No one even knows the extent of damage that microplastics do to our bodies, or at what levels. But it's obvious there are many ways plastics are being used that are unnecessary, which the plastics and fossil fuel industries have devised over recent decades to sell more oil and methane as a hedge against declining demand for fossil fuels.

This commentary in the Washington Post (gift link) argues that recycling plastic is actively worse than landfilling it. From it I learned that up to 70% new plastic is needed in the mix to bind the "recycled" plastic into those picnic benches and other products, and also that each plastics recycling factory can send millions of pounds of microplastics into the environment in its wastewater. 

The solution is to require new laws and regulations, as the guest on this Science Friday episode says.  A plastics treaty negotiation was just held under the auspices of the UN in the past few weeks. I followed the talks in the Star Tribune, which ran AP coverage on page 2 pretty consistently.

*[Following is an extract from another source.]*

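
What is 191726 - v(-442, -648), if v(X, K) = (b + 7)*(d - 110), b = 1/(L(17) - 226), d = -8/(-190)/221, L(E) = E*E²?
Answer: 222850527370/1157689 ≈ 1.9250e+5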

The final story makes it sound as though it was better than past convenings, and better than many expected. But it also sounds as though it was not enough: it's focused on plastic litter to the exclusion of plastic production, which is what the plastic-producing companies wanted. 

It's good that they made progress, and have agreed to continue talks. But this sentence sounds like the key outcome: "Environmental groups were frustrated that production cuts won't be part of the work between now and the fall meeting." But at least there is a fall meeting.

For yourself in the meantime, start by reducing your biggest use first. And props to the AP for covering the convening, and the Star Tribune for running the stories consistently.

I'm going to be looking into the organization Beyond Plastics.